I have one of those archaic Schaffer Rig furling
systems that I hear many people frown upon, but it's done me well for 31 years and I like the option of dropping it quickly or hanking a sail on with it as those would do with a Solent Rig. The old Schaffer rig is a furling genoa
drawn up on a wire rope
separate from the headstay. It doesn't produce as tight a leading edge and is not a performance plan, but it's been good for me.
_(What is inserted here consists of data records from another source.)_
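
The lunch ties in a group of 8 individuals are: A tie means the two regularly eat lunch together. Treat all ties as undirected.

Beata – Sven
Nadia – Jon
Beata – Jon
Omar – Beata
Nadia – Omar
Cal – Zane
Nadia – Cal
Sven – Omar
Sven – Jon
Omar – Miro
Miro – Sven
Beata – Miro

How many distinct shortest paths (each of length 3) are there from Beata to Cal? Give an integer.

2

The shortest distance is 3. The length-3 paths are: Beata–Omar–Nadia–Cal; Beata–Jon–Nadia–Cal.
That gives 2 distinct shortest paths.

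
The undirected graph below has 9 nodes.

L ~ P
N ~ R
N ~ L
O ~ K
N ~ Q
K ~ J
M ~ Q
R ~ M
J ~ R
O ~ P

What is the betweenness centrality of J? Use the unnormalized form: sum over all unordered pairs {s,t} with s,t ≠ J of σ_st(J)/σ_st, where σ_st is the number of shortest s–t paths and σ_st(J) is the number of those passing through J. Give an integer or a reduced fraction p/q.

6

Pairs whose geodesics pass through J — N–K: 1; Q–K: 2/2; M–K: 1; M–O: 1; R–K: 1; R–O: 1.
All other pairs contribute 0.
Summing the contributions gives betweenness(J) = 6.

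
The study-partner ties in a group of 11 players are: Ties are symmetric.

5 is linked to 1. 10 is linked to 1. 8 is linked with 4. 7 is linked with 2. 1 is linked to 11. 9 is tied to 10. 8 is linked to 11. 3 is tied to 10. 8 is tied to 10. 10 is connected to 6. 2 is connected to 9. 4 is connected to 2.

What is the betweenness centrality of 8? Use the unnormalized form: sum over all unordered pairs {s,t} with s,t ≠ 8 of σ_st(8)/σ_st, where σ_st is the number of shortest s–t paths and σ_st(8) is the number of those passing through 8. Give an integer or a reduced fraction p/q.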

Today, while we were crossing the Albemarle Sound in North Carolina
with about 10-15 off the beam I noticed that the luff looked a little slack so I winched it up tighter. When I did this several peices fell from the masthead and this one remained on deck
You can see it's a plastic peice of the block that accepted the wire rope
from the pair of blocks at the head
of the sail. The other one is metal. I'm amazed that this one has lastest 31+ (maybe 42 years) at this service
I like my Schaffer rig and I'm not going to replace it with a traditional furling rig because I would lose my "second stay" and the option to hank on a working jib
with my self-tending club foot jib
So, I'm thinking of replacing this current
broken block and exchanging my wire rope spliced to line on the Schaffer rig with all dynema. ... but then maybe this would not work because the leading edge of my genoa
likely needs the stiffness of the wire to furl with the bearings at the tack and the head
. I think I could keep the wire luff on the genoa and still raise the rig with the dyneema
. Maybe my simplist choice is the keep the wire to line splice and the wire luff inside the genoa.
What do those keep on the luff of those code zeros that are flying separate from the headstay? Something like dynema?
My simplest fix will be to replace this broken piece with a metal block and continue as in the past 31 fully functional years.